“I wonder!” said the scout, with a jeering undernote. “You’re off your beat, too, just a little. Drumming up recruits, eh?” The scout turned his eyes on the men who had spread themselves out behind Lawless. “This scoundrel”—and the scout indicated the man in black with a contemptuous nod—“is a murderous outlaw. He lost two men at the time of the hold-up he has just been bragging about, and he finds it necessary to get more men in order to fight the force I have brought against him. That’s what he wants you for—to help fight me and my pards and save the twenty thousand dollars he took from the man on the Sun Dance stage. His chestnuts are still in the fire, and he wants you to help him rake them out.”

“That’ll do you!” shouted Lawless, waving his revolver. “You came into this honkatonk on your feet, Buffalo Bill, but you’ll be carried out. I’ve had enough of your meddling, and here and now is the place for me to settle the score I have run up against you.”

“You’ll settle no scores, Captain Lawless,” said the scout; “on the contrary, the law you have so long defied has reached out after you, and inside of two days you will be turned over to the authorities at Fort Sill.”

“I will, eh?” sneered the bandit. “By whom?”

“By me.”

“You talk as though you were a whole company of doughboys! But that’s your style—all talk and nothing doing. Now you’re up against me and these men, all of whom are going to join my band of free-lances. We’re eight against you.”

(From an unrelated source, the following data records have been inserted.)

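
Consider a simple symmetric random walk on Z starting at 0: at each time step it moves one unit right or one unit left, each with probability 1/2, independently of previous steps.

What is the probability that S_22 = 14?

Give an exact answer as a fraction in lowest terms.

To reach position 14 after 22 steps: need 18 steps of +1 and 4 of -1.
Favorable paths: C(22,18) = 7315
Total paths: 2^22 = 4194304
P = 7315/4194304 = 7315/4194304

Answer: 7315/4194304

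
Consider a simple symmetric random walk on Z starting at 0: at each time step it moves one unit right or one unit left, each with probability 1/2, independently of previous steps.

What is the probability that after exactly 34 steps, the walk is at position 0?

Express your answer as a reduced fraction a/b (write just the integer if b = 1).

To return to 0 after 34 steps: need exactly 17 steps of +1 and 17 of -1.
Favorable paths: C(34,17) = 2333606220
Total paths: 2^34 = 17179869184
P = 2333606220/17179869184 = 583401555/4294967296

Answer: 583401555/4294967296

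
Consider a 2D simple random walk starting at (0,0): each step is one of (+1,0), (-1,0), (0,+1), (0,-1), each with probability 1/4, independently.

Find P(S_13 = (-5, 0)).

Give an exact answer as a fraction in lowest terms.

Let h be the number of horizontal steps (so 13-h are vertical). To end at (-5,0) need (h-5)/2 right-steps and ((13-h)+0)/2 up-steps.
Sum over h with 5 ≤ h ≤ 13, h ≡ 1 (mod 2), 13-h ≡ 0 (mod 2):
h=5: C(13,5)·C(5,0)·C(8,4) = 1287·1·70 = 90090
h=7: C(13,7)·C(7,1)·C(6,3) = 1716·7·20 = 240240
h=9: C(13,9)·C(9,2)·C(4,2) = 715·36·6 = 154440
h=11: C(13,11)·C(11,3)·C(2,1) = 78·165·2 = 25740
h=13: C(13,13)·C(13,4)·C(0,0) = 1·715·1 = 715
Total favorable: 511225
Total paths: 4^13 = 67108864
P = 511225/67108864 = 511225/67108864

Answer: 511225/67108864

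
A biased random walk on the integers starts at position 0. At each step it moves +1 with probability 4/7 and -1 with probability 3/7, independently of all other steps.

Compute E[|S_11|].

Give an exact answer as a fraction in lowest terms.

S_11 takes values m ≡ 1 (mod 2) with |m| ≤ 11; P(S_11=m) = C(11,(11+m)/2) · (4/7)^((11+m)/2) · (3/7)^((11-m)/2).
Distribution: P(S=-11)=177147/1977326743, P(S=-9)=2598156/1977326743, P(S=-7)=17321040/1977326743, P(S=-5)=69284160/1977326743, P(S=-3)=184757760/1977326743, P(S=-1)=49268736/282475249, P(S=1)=65691648/282475249, P(S=3)=437944320/1977326743, P(S=5)=291962880/1977326743, P(S=7)=129761280/1977326743, P(S=9)=34603008/1977326743, P(S=11)=4194304/1977326743
E[|S_11|] = Σ_m |m|·P(S_11=m) = 120235445/40353607

Answer: 120235445/40353607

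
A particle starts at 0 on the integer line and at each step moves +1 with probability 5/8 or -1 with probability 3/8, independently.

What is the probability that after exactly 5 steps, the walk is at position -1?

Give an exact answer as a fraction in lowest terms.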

Buffalo Bill did not reply to Lawless at once. There was a bit of work for him to do, and before he answered the outlaw he had to do it, or find himself completely at the mercy of those in The Tame Tiger.

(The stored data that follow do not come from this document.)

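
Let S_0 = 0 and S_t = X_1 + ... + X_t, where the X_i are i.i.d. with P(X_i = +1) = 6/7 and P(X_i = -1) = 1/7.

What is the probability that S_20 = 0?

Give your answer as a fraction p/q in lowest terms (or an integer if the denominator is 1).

Answer: 11171488813056/79792266297612001

Derivation:
To be at 0 after 20 steps: need exactly 10 steps of +1 and 10 of -1.
Number of such sequences: C(20,10) = 184756
Each has probability (6/7)^10 · (1/7)^10 = 60466176/79792266297612001
P = 184756 · 60466176/79792266297612001 = 11171488813056/79792266297612001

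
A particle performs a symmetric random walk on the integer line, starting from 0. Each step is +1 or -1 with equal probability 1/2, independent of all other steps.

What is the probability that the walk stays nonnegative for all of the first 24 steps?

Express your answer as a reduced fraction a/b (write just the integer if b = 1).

Answer: 676039/4194304

Derivation:
Let f(t,s) = #length-t paths at position s with S_1..S_t all ≥ 0.
f(t,s) = f(t-1,s-1) + f(t-1,s+1) for s ≥ 0; f(t,s) = 0 for s < 0.
t=0: f(0,0)=1
t=1: f(1,1)=1
t=2: f(2,0)=1 f(2,2)=1
t=3: f(3,1)=2 f(3,3)=1
t=4: f(4,0)=2 f(4,2)=3 f(4,4)=1
t=5: f(5,1)=5 f(5,3)=4 f(5,5)=1
t=6: f(6,0)=5 f(6,2)=9 f(6,4)=5 f(6,6)=1
t=7: f(7,1)=14 f(7,3)=14 f(7,5)=6 f(7,7)=1
t=8: f(8,0)=14 f(8,2)=28 f(8,4)=20 f(8,6)=7 f(8,8)=1
t=9: f(9,1)=42 f(9,3)=48 f(9,5)=27 f(9,7)=8 f(9,9)=1
t=10: f(10,0)=42 f(10,2)=90 f(10,4)=75 f(10,6)=35 f(10,8)=9 f(10,10)=1
t=11: f(11,1)=132 f(11,3)=165 f(11,5)=110 f(11,7)=44 f(11,9)=10 f(11,11)=1
t=12: f(12,0)=132 f(12,2)=297 f(12,4)=275 f(12,6)=154 f(12,8)=54 f(12,10)=11 f(12,12)=1
t=13: f(13,1)=429 f(13,3)=572 f(13,5)=429 f(13,7)=208 f(13,9)=65 f(13,11)=12 f(13,13)=1
t=14: f(14,0)=429 f(14,2)=1001 f(14,4)=1001 f(14,6)=637 f(14,8)=273 f(14,10)=77 f(14,12)=13 f(14,14)=1
t=15: f(15,1)=1430 f(15,3)=2002 f(15,5)=1638 f(15,7)=910 f(15,9)=350 f(15,11)=90 f(15,13)=14 f(15,15)=1
t=16: f(16,0)=1430 f(16,2)=3432 f(16,4)=3640 f(16,6)=2548 f(16,8)=1260 f(16,10)=440 f(16,12)=104 f(16,14)=15 f(16,16)=1
t=17: f(17,1)=4862 f(17,3)=7072 f(17,5)=6188 f(17,7)=3808 f(17,9)=1700 f(17,11)=544 f(17,13)=119 f(17,15)=16 f(17,17)=1
t=18: f(18,0)=4862 f(18,2)=11934 f(18,4)=13260 f(18,6)=9996 f(18,8)=5508 f(18,10)=2244 f(18,12)=663 f(18,14)=135 f(18,16)=17 f(18,18)=1
t=19: f(19,1)=16796 f(19,3)=25194 f(19,5)=23256 f(19,7)=15504 f(19,9)=7752 f(19,11)=2907 f(19,13)=798 f(19,15)=152 f(19,17)=18 f(19,19)=1
t=20: f(20,0)=16796 f(20,2)=41990 f(20,4)=48450 f(20,6)=38760 f(20,8)=23256 f(20,10)=10659 f(20,12)=3705 f(20,14)=950 f(20,16)=170 f(20,18)=19 f(20,20)=1
t=21: f(21,1)=58786 f(21,3)=90440 f(21,5)=87210 f(21,7)=62016 f(21,9)=33915 f(21,11)=14364 f(21,13)=4655 f(21,15)=1120 f(21,17)=189 f(21,19)=20 f(21,21)=1
t=22: f(22,0)=58786 f(22,2)=149226 f(22,4)=177650 f(22,6)=149226 f(22,8)=95931 f(22,10)=48279 f(22,12)=19019 f(22,14)=5775 f(22,16)=1309 f(22,18)=209 f(22,20)=21 f(22,22)=1
t=23: f(23,1)=208012 f(23,3)=326876 f(23,5)=326876 f(23,7)=245157 f(23,9)=144210 f(23,11)=67298 f(23,13)=24794 f(23,15)=7084 f(23,17)=1518 f(23,19)=230 f(23,21)=22 f(23,23)=1
t=24: f(24,0)=208012 f(24,2)=534888 f(24,4)=653752 f(24,6)=572033 f(24,8)=389367 f(24,10)=211508 f(24,12)=92092 f(24,14)=31878 f(24,16)=8602 f(24,18)=1748 f(24,20)=252 f(24,22)=23 f(24,24)=1
Σ_s f(24,s) = 2704156
P = 2704156/16777216 = 676039/4194304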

His back was to the bar, and he was facing Lawless and the ruffians in the room; but, although his face was turned from the barkeeper, he did not allow the actions of that worthy to escape his notice.

Out of the tails of his eyes the scout saw the barkeeper duck down and pick up a heavy wooden mallet. As soon as he had the mallet in his hands, the barkeeper began a stealthy movement in the scout’s direction, along the inside of the bar.

A heavy bottle stood on the bar conveniently to the scout’s hand. Just as the barkeeper had raised the mallet to deal the scout a treacherous blow from behind, the intended victim made a lightninglike move.